■心理学専攻の大学生でも騙される“ニセ警察詐欺”
有賀教授は、心理学を学ぶ学部生を対象に、警察官を装った掛け子役が個人情報を聞き出す「ニセ警察詐欺実験」を行った。ニセ警官が「特殊詐欺の被害者を逮捕したところ、犯人が被験者を共犯者だと言っている」「被験者名義の預金口座にお金を振り込んでいて、犯罪収益移転防止法に抵触するおそれがある」として、逮捕状を用意済みだと通告。すると、対象となった学生148人のうち、5人が個人情報を渡してしまったという。

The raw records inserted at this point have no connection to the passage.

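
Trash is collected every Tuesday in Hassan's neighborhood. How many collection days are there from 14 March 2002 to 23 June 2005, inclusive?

171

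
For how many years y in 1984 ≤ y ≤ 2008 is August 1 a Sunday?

Day of week of August 1 in each year:
1984: Wed, 1985: Thu, 1986: Fri, 1987: Sat, 1988: Mon, 1989: Tue, 1990: Wed, 1991: Thu, 1992: Sat, 1993: Sun ✓, 1994: Mon, 1995: Tue, 1996: Thu, 1997: Fri, 1998: Sat, 1999: Sun ✓, 2000: Tue, 2001: Wed, 2002: Thu, 2003: Fri, 2004: Sun ✓, 2005: Mon, 2006: Tue, 2007: Wed, 2008: Fri
Sundays: 1993, 1999, 2004.

3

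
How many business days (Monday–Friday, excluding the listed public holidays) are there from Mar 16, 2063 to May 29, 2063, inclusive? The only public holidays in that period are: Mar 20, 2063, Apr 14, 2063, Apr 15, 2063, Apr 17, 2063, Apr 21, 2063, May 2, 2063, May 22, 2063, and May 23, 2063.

48

Mar 16, 2063 is a Friday.
That's 75 days from start to end, counting both.
75 = 7 × 10 + 5, so there are 10 full weeks plus 5 extra days.
Each full week contributes 5 weekdays (Mon–Fri): 10 × 5 = 50.
The 5 extra days are Fri, Sat, Sun, Mon, Tue — 3 of them qualify.
Total: 50 + 3 = 53.
Holidays: Mar 20, 2063 (Tue); Apr 14, 2063 (Sat); Apr 15, 2063 (Sun); Apr 17, 2063 (Tue); Apr 21, 2063 (Sat); May 2, 2063 (Wed); May 22, 2063 (Tue); May 23, 2063 (Wed).
5 of the 8 holidays fall on weekdays; the rest are weekends and were already excluded.
Business days: 53 − 5 = 48.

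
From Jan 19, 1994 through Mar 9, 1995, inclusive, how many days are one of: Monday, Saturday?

Jan 19, 1994 is a Wednesday.
From Jan 19, 1994 to Mar 9, 1995 is 415 days inclusive.
415 = 7 × 59 + 2, so there are 59 full weeks plus 2 extra days.
Each full week contributes 2 days from the set (Mon, Sat): 59 × 2 = 118.
The 2 extra days are Wednesday, Thursday — none qualify.
Total: 118 + 0 = 118.

118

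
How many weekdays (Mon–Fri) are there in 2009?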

なぜ知っていてもだまされるのか。心理学には2つの“バイアス”があるという。まずは「後知恵バイアス」で、物事が起きたあとで「そうだと思った!」などと、まるでそのことが予測可能だったと考える心理傾向。ミス発生時に「やっぱりね」と後付けで思い込むことなどがそうだ。

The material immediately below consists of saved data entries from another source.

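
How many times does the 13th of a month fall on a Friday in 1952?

The 13th falls on a Friday when the month's 13th has weekday Fri.
Jan 13 is Sun; Feb 13 is Wed; Mar 13 is Thu; Apr 13 is Sun; May 13 is Tue; Jun 13 is Fri ✓; Jul 13 is Sun; Aug 13 is Wed; Sep 13 is Sat; Oct 13 is Mon; Nov 13 is Thu; Dec 13 is Sat.
Friday the 13ths: Jun.

1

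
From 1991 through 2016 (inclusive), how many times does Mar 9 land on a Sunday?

4

Day of week of March 9 in each year:
1991: Sat, 1992: Mon, 1993: Tue, 1994: Wed, 1995: Thu, 1996: Sat, 1997: Sun ✓, 1998: Mon, 1999: Tue, 2000: Thu, 2001: Fri, 2002: Sat, 2003: Sun ✓, 2004: Tue, 2005: Wed, 2006: Thu, 2007: Fri, 2008: Sun ✓, 2009: Mon, 2010: Tue, 2011: Wed, 2012: Fri, 2013: Sat, 2014: Sun ✓, 2015: Mon, 2016: Wed
Sundays: 1997, 2003, 2008, 2014.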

もう一つが「インパクトバイアス」で、未来の出来事が自分にもたらす喜びや悲しみを、実際よりも過大に予測してしまう心理傾向。「不安だったがいざ始まったら心配しすぎだった」「楽しみにしていたことほど面白くなかった」などが例となる。
有賀教授は「知っていてもだまされることはある。後知恵バイアスは、野球での『なんであの時ピッチャーを代えなかったのか』のように、あたかも予測できたかのように発言することだ」と解説する。

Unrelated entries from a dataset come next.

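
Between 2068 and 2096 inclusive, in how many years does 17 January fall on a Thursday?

Day of week of January 17 in each year:
2068: Tue, 2069: Thu ✓, 2070: Fri, 2071: Sat, 2072: Sun, 2073: Tue, 2074: Wed, 2075: Thu ✓, 2076: Fri, 2077: Sun, 2078: Mon, 2079: Tue, 2080: Wed, 2081: Fri, 2082: Sat, 2083: Sun, 2084: Mon, 2085: Wed, 2086: Thu ✓, 2087: Fri, 2088: Sat, 2089: Mon, 2090: Tue, 2091: Wed, 2092: Thu ✓, 2093: Sat, 2094: Sun, 2095: Mon, 2096: Tue
Thursdays: 2069, 2075, 2086, 2092.

4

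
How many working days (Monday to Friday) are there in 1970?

1 January 1970 is a Thursday.
The range spans 365 days (inclusive of both endpoints).
365 = 7 × 52 + 1, so there are 52 full weeks plus 1 extra day.
Each full week contributes 5 weekdays (Mon–Fri): 52 × 5 = 260.
The 1 extra day is Thursday — 1 of them qualifies.
Total: 260 + 1 = 261.

261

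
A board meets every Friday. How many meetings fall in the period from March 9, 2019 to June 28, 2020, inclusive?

March 9, 2019 is a Saturday.
The range spans 478 days (inclusive of both endpoints).
478 = 7 × 68 + 2, so there are 68 full weeks plus 2 extra days.
Each full week contributes one Friday: 68 so far.
The 2 extra days are Sat, Sun — none qualify.
Total: 68 + 0 = 68.

68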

実験の結果には「実際に電話に出て『警察官だ』と言われれば、誰もが驚くと思う。その時の驚きや不安が、『知らない番号からの電話』という文脈の情報に勝ち、頭がいっぱいになって、話を聞いてしまうのが、だまされる入口だ」と警鐘を鳴らす。
実験は「まずは心理学専攻の学生に、神奈川県警の警察官から特殊詐欺について説明する。そして、『内容は言えないが実験に協力してもらえるか』と同意を取り、約1カ月後に『警察官のふりをした詐欺師』を演じた警察官が電話して、LINE情報を聞き出す」という流れだ。「心理学を学んでも、人の心を読めるようになるわけでも、だましを見破れるようになるわけでもない。ただ、だましを含む実験に慣れている人でも、5人も個人情報を教えた」。
対策としては「一番は電話に出ないことだが、出ないといけない状況もある。その時に『出てもすぐ切る』ようにする。会話の中で、お金や個人情報の話が出てきたら、すぐ切るつもりでいるのが大事だ。見破る事例は『このポイントで電話を切った』とわかりやすい。同じ状況でまねすればいいだけのため、教材として効果的だ」とアドバイスする。
まみぃさんは、被害者としての経験から「『おかしいな』と思った時に、逃げ出す勇気を持つのが大事だ。どんな相手でも、せかされても、脅されても、5分待つなど落ち着いてから判断する。あるいは誰かに相談することを、日頃から心掛けるのが大事だ」と語った。